En la imagen que Walter Benjamin presenta del ángel de la historia, los innumerables muertos que han caído en la injusticia y el olvido aún esperan redención. Sus restos siguen ardiendo como brasas que nunca se apagan. Sucede con todos nuestros innumerables muertos, aquellos que hemos amado y perdido. La resurrección de Jesús muestra el carácter indestructible de lo que queda.
Es un gran tema bíblico que une la Torá y los Evangelios: sólo en lo que queda –en la piedra desechada– debemos ver la posibilidad de un nuevo comienzo. Las apariciones de Jesús después de su muerte delante de sus discípulos, abatidos por la pérdida de su maestro, tienen el poder de reactivar su deseo y fortalecer su fe. Estas apariciones no deben leerse como sugerencias psicológicas o fenómenos sobrenaturales, porque son el regreso de alguien que ha dejado esta vida, pero continúa permaneciendo con nosotros. Podemos leerlas como un llamado a permanecer fieles a lo que fue para nosotros el acontecimiento del encuentro. Este es un llamado que debe ser respondido para no dejarle a la muerte la última palabra. Por eso Pablo de Tarso pudo afirmar que «si Cristo no ha resucitado, vana es entonces nuestra predicación y vana es nuestra fe» (1 Cor 15,13-14). Es sólo la lealtad al acontecimiento lo que lo mantiene vivo. Cada encuentro digno de ese nombre es el nombre de algo que no deja nunca de resurgir, de salir a la luz, de arder, de estar siempre con nosotros.
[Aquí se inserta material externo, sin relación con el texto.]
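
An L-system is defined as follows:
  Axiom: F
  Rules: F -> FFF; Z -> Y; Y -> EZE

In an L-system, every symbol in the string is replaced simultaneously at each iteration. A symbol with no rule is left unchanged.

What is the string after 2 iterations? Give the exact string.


Step 0: F
Step 1: FFF
Step 2: FFFFFFFFF

Answer: FFFFFFFFF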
La resurrección cristiana no es entonces la proyección de un deseo ilusorio de inmortalidad que remita a una felicidad después de la muerte, sino un acontecimiento que exige fidelidad. Nuestro tiempo, que ha decapitado la experiencia de la trascendencia y del misterio, no puede pensar en la resurrección sino como una historia consoladora con final feliz. Nuestro tiempo ya no deja espacio para el acontecimiento irrepetible del encuentro que puede hacer nueva la vida. El acontecimiento de la resurrección nos invita, en cambio, a pensar que todavía es posible decir, como recordaba Gabriel Marcel, a alguien a quien amamos profundamente: «¡No morirás!». Es la lección más profunda de la Pascua cristiana: contra la evidencia implacable de la nada, el Resucitado nos recuerda que algo puede permanecer, que no todo lo que ha sido está destinado a convertirse en nada.